How does the amount of memory the process is given get determined? I can only imagine it depends on a bunch of different variables, but an as-general-as-possible response would be great. If things have to get specific, I'm interested in linux processes written in C++.
On most platforms you will encounter, Linux runs with virtual memory enabled. This means that each process has its own virtual address space, the size of which is determined only by the hardware and the way the kernel has configured it.
For example, on the x86 architecture with a "3/1" split configuration, every userspace process has 3GB of address space available to it, within which the heap and stack are allocated. This is regardless of how much physical memory is available in the system. On the x86-64 architecture, 128TB of address space is typically available to each userspace process.
Physical memory is separately allocated to back that virtual memory.
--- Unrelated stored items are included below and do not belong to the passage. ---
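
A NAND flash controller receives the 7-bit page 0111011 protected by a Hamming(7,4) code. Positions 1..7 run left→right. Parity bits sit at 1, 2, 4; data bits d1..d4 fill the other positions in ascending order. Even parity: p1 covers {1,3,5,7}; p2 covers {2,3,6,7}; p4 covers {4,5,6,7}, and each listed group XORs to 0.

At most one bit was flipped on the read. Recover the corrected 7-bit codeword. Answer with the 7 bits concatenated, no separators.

0110011

s1 (pos 1,3,5,7): 0⊕1⊕0⊕1 = 0
s2 (pos 2,3,6,7): 1⊕1⊕1⊕1 = 0
s4 (pos 4,5,6,7): 1⊕0⊕1⊕1 = 1
Syndrome s4…s1 = 100 → error at position 4.
Flip position 4: 0111011 → 0110011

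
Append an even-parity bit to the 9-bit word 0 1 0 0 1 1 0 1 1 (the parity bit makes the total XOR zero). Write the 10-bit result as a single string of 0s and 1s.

0100110111

XOR of the 9 data bits: 0⊕1⊕0⊕0⊕1⊕1⊕0⊕1⊕1 = 1
Parity bit = 1 (so all 10 bits XOR to 0).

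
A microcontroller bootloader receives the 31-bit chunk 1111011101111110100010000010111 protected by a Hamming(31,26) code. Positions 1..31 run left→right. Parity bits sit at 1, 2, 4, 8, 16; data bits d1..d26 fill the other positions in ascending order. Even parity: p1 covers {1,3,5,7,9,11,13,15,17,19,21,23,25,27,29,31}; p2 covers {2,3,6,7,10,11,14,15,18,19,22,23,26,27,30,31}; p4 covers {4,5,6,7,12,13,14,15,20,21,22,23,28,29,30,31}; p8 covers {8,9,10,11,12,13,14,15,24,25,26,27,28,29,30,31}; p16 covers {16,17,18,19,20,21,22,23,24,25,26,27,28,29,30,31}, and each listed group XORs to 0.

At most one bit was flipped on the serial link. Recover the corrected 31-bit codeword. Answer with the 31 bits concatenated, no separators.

s1 (pos 1,3,5,7,9,11,13,15,17,19,21,23,25,27,29,31): 1⊕1⊕0⊕1⊕0⊕1⊕1⊕1⊕1⊕0⊕1⊕0⊕0⊕1⊕1⊕1 = 1
s2 (pos 2,3,6,7,10,11,14,15,18,19,22,23,26,27,30,31): 1⊕1⊕1⊕1⊕1⊕1⊕1⊕1⊕0⊕0⊕0⊕0⊕0⊕1⊕1⊕1 = 1
s4 (pos 4,5,6,7,12,13,14,15,20,21,22,23,28,29,30,31): 1⊕0⊕1⊕1⊕1⊕1⊕1⊕1⊕0⊕1⊕0⊕0⊕0⊕1⊕1⊕1 = 1
s8 (pos 8,9,10,11,12,13,14,15,24,25,26,27,28,29,30,31): 1⊕0⊕1⊕1⊕1⊕1⊕1⊕1⊕0⊕0⊕0⊕1⊕0⊕1⊕1⊕1 = 1
s16 (pos 16,17,18,19,20,21,22,23,24,25,26,27,28,29,30,31): 0⊕1⊕0⊕0⊕0⊕1⊕0⊕0⊕0⊕0⊕0⊕1⊕0⊕1⊕1⊕1 = 0
Syndrome s16…s1 = 01111 → error at position 15.
Flip position 15: 1111011101111110100010000010111 → 1111011101111100100010000010111

1111011101111100100010000010111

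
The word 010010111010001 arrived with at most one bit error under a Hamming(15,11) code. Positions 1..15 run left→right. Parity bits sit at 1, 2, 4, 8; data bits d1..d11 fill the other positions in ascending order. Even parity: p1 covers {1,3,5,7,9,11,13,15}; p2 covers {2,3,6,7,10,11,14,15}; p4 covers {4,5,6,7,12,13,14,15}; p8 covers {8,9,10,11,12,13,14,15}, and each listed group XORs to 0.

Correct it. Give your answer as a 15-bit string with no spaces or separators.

010000111010001

s1 (pos 1,3,5,7,9,11,13,15): 0⊕0⊕1⊕1⊕1⊕1⊕0⊕1 = 1
s2 (pos 2,3,6,7,10,11,14,15): 1⊕0⊕0⊕1⊕0⊕1⊕0⊕1 = 0
s4 (pos 4,5,6,7,12,13,14,15): 0⊕1⊕0⊕1⊕0⊕0⊕0⊕1 = 1
s8 (pos 8,9,10,11,12,13,14,15): 1⊕1⊕0⊕1⊕0⊕0⊕0⊕1 = 0
Syndrome s8…s1 = 0101 → error at position 5.
Flip position 5: 010010111010001 → 010000111010001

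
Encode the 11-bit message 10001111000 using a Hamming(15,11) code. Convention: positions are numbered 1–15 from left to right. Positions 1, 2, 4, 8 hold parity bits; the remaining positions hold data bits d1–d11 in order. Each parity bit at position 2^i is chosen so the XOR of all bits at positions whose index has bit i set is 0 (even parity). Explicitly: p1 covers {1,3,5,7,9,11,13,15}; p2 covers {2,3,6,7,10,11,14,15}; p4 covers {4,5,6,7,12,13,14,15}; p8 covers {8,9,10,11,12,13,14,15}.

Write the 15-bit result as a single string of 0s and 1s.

Place data at non-parity positions: p1 p2 1 p4 0 0 0 p8 1 1 1 1 0 0 0
p1 (pos 1,3,5,7,9,11,13,15): XOR of data positions = 1⊕0⊕0⊕1⊕1⊕0⊕0 = 1
p2 (pos 2,3,6,7,10,11,14,15): XOR of data positions = 1⊕0⊕0⊕1⊕1⊕0⊕0 = 1
p4 (pos 4,5,6,7,12,13,14,15): XOR of data positions = 0⊕0⊕0⊕1⊕0⊕0⊕0 = 1
p8 (pos 8,9,10,11,12,13,14,15): XOR of data positions = 1⊕1⊕1⊕1⊕0⊕0⊕0 = 0
Codeword: 111100001111000

111100001111000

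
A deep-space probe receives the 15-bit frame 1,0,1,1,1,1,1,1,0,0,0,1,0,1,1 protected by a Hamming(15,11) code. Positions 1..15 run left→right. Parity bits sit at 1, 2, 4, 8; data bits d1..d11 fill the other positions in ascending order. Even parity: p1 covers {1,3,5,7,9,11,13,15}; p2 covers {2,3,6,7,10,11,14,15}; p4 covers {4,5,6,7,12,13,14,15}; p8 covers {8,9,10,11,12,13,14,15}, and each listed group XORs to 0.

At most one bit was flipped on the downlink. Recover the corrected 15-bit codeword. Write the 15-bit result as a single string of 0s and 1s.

101111010001011

s1 (pos 1,3,5,7,9,11,13,15): 1⊕1⊕1⊕1⊕0⊕0⊕0⊕1 = 1
s2 (pos 2,3,6,7,10,11,14,15): 0⊕1⊕1⊕1⊕0⊕0⊕1⊕1 = 1
s4 (pos 4,5,6,7,12,13,14,15): 1⊕1⊕1⊕1⊕1⊕0⊕1⊕1 = 1
s8 (pos 8,9,10,11,12,13,14,15): 1⊕0⊕0⊕0⊕1⊕0⊕1⊕1 = 0
Syndrome s8…s1 = 0111 → error at position 7.
Flip position 7: 101111110001011 → 101111010001011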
The amount of this available to a process depends upon the configuration of the system, but in general it's simply supplied "on-demand" - limited mostly how much physical memory and swap file space exists, and how much is currently in use for other purposes.
The stack does not magically grow. It's size is static and the size is determined at linking time. So when you take enough space from the stack, it overflows (stack overflow ;)
On the other hand, the heap area 'magically' grows. Meaning that when ever more memory is needed for heap, the program asks operating system for more memory.
EDIT: As Mat pointed out below, the stack actually can increase during runtime on modern operating systems.